Douglas A. McIntyre is the co-founder, chief executive officer and editor in chief of 24/7 Wall St. and 24/7 Tempo. He has held these jobs since 2006.

McIntyre has written thousands of articles for 24/7 Wall St. He is an expert on corporate finance, the automotive industry, media companies and international finance. He has edited articles on national demographics, sports, personal income and travel.
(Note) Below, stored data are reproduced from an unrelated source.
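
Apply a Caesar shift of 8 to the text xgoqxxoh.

fowyffwp

x(23): 23+8=31≡5 → f
g(6): 6+8=14 → o
o(14): 14+8=22 → w
q(16): 16+8=24 → y
x(23): 23+8=31≡5 → f
x(23): 23+8=31≡5 → f
o(14): 14+8=22 → w
h(7): 7+8=15 → p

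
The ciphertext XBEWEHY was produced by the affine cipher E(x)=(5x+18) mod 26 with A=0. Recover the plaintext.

BHSGSDW

The inverse of 5 mod 26 is 21, since 5·21=105≡1. Apply D(y)=21·(y−18) mod 26:
X(23): 21·(23−18)=105≡1 → B
B(1): 21·(1−18)=-357≡7 → H
E(4): 21·(4−18)=-294≡18 → S
W(22): 21·(22−18)=84≡6 → G
E(4): 21·(4−18)=-294≡18 → S
H(7): 21·(7−18)=-231≡3 → D
Y(24): 21·(24−18)=126≡22 → W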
His work has been quoted or mentioned in The New York Times, The Wall Street Journal, Los Angeles Times, The Washington Post, NBC News, Time, The New Yorker, HuffPost USA Today, Business Insider, Yahoo, AOL, MarketWatch, The Atlantic, Bloomberg, New York Post, Chicago Tribune, Forbes, The Guardian and many other major publications. McIntyre has been a guest on CNBC, the BBC and television and radio stations across the country.

A magna cum laude graduate of Harvard College, McIntyre also was president of The Harvard Advocate. Founded in 1866, the Advocate is the oldest college publication in the United States.

TheStreet.com, Comps.com and Edgar Online are some of the public companies for which McIntyre served on the board of directors. He was a Vicinity Corporation board member when the company was sold to Microsoft in 2002. He served on the audit committees of some of these companies.

McIntyre has been the CEO of FutureSource, a provider of trading terminals and news to commodities and futures traders. He was president of Switchboard, the online phone directory company. He served as chairman and CEO of On2 Technologies, the video compression company that provided video compression software for Adobe’s Flash. Google bought On2 in 2009.